Our view: Verdict in Minnesota police shooting shows how some licensed gun owners are regarded by Second Amendment advocates as more equal than others
The National Rifle Association is not normally a shrinking violet in the defense of licensed gun owners, but last Friday's acquittal of Jeronimo Yanez, the Minnesota police officer charged with second-degree manslaughter and dangerous discharge of a firearm in the death of Philando Castile, produced not even a tweet from the NRA. Given the considerable coverage given the shooting — the victim informed the officer that he had a permit and a firearm during a routine traffic stop, and the aftermath was even streamed live by Mr. Castile's girlfriend on Facebook — that may strike Second Amendment advocates as peculiar. Perhaps it's more than that.
The case hinged on one fairly simple question:
Did Officer Yanez have legitimate reason to fear Mr. Castile? The officer testified at trial that he fear the driver was reaching for his gun and not his driver's license. Why? He believed Mr. Castile fit the description of a robbery suspect, there was an odor of marijuana in the car, and he had specifically warned him not to reach for his weapon. But there was clearly another factor involved as well: Mr. Castile was black, and his death last summer was the latest in a wave of violent encounters between police and young black men.

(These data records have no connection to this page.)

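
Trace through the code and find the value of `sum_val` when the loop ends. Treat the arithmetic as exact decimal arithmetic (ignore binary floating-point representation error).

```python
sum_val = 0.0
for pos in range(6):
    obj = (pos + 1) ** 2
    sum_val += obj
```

Let's trace through this code step by step.

Initialize: sum_val = 0.0
Entering loop: for pos in range(6):
After iteration 1: pos = 0, sum_val = 1.0, obj = 1
After iteration 2: pos = 1, sum_val = 5.0, obj = 4
After iteration 3: pos = 2, sum_val = 14.0, obj = 9
After iteration 4: pos = 3, sum_val = 30.0, obj = 16
After iteration 5: pos = 4, sum_val = 55.0, obj = 25
After iteration 6: pos = 5, sum_val = 91.0, obj = 36
Loop ends.

Final answer: 91.0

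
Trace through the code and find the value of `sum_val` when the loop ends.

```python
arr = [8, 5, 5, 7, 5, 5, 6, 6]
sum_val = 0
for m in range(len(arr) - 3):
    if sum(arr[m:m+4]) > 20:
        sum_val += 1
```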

One can just imagine the internal meetings at NRA headquarters. On the one hand, here was a licensed gun owner who dutifully announced the presence of a firearm and a permit in his vehicle yet wound up on the receiving end of a seven-bullet barrage. He hadn't been driving erratically; he had a brake light out. He had no criminal record. On the other, the victim was black, and the NRA has a lot of police officers as members. And while the NRA may sometimes describe itself as a civil rights organization, its base is overwhelmingly white and politically conservative.

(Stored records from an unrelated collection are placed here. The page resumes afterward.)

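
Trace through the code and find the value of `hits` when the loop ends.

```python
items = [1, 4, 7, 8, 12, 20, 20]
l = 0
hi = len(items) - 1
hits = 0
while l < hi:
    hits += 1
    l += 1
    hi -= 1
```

Let's trace through this code step by step.

Initialize: items = [1, 4, 7, 8, 12, 20, 20]
Initialize: l = 0
Initialize: hi = 6
Initialize: hits = 0
Entering loop: while l < hi:
After iteration 1: l = 1, hi = 5, hits = 1
After iteration 2: l = 2, hi = 4, hits = 2
After iteration 3: l = 3, hi = 3, hits = 3
Loop ends.

Final answer: 3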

Or to put it more simply, the NRA doesn't advocate for the Second Amendment, it advocates for the Second Amendment on behalf of those who have the correct skin color and political leanings. Serving that constituency apparently makes it acceptable for a police officer to experience racial panic.
Thus, perhaps the only surprising element of the NRA's silence is that it didn't condemn the subsequent non-violent protests of the verdict or perhaps offer a gratuitous condemnation of Black Lives Matter, either of which might have landed Wayne LaPierre a prominent guest spot on Alex Jones' far-right radio show.
At the very least, the NRA's silence ought to make African-American gun owners question not just the organization's bias but perhaps their own choice to carry a firearm. Guns rights advocates have long used the "good guys with guns" argument that insists a semiautomatic handgun in your coat pocket could be the difference between life and death in a confrontation. Indeed, it can; the more people who are carrying guns, the more likely that arguments can escalate to impulsive violence with potentially fatal results. This escalation of risk is probably a big reason why most Americans oppose allowing people to carry firearms in public, according to a recent study published in the American Journal of Public Health, which found that even gun owners don't want them in bars or schools.
But leaving aside the usual gun control arguments, Second Amendment advocates should at least recognize the fundamental questions raised by the Black Lives Matter movement — that justice is not dispensed with a blind eye to race, today or ever.
Who the "good guy" is in any encounter between two armed individuals is clearly in the eye of the beholder, and that eye can easily be clouded by racial prejudice, even when one of the parties is a police officer. To recognize this longstanding problem is not to oppose the police, it is to advocate for civil rights. Shouldn't an organization that claims to support the Constitution find kinship in that quest?
We acknowledge our bias in the gun control debate. We have long believed that this country's love of firearms has been an unmitigated disaster for its citizens, and while Baltimore's murder epidemic has multiple causes, an easy access to deadly weapons has surely worsened the problem. So will the NRA recognize its racial bias and the manner in which African Americans have been made targets? Such an admission could be the start of more meaningful dialogue about gun violence and the especially deadly consequences for black men who are three times more likely to be victimized than their white counterparts.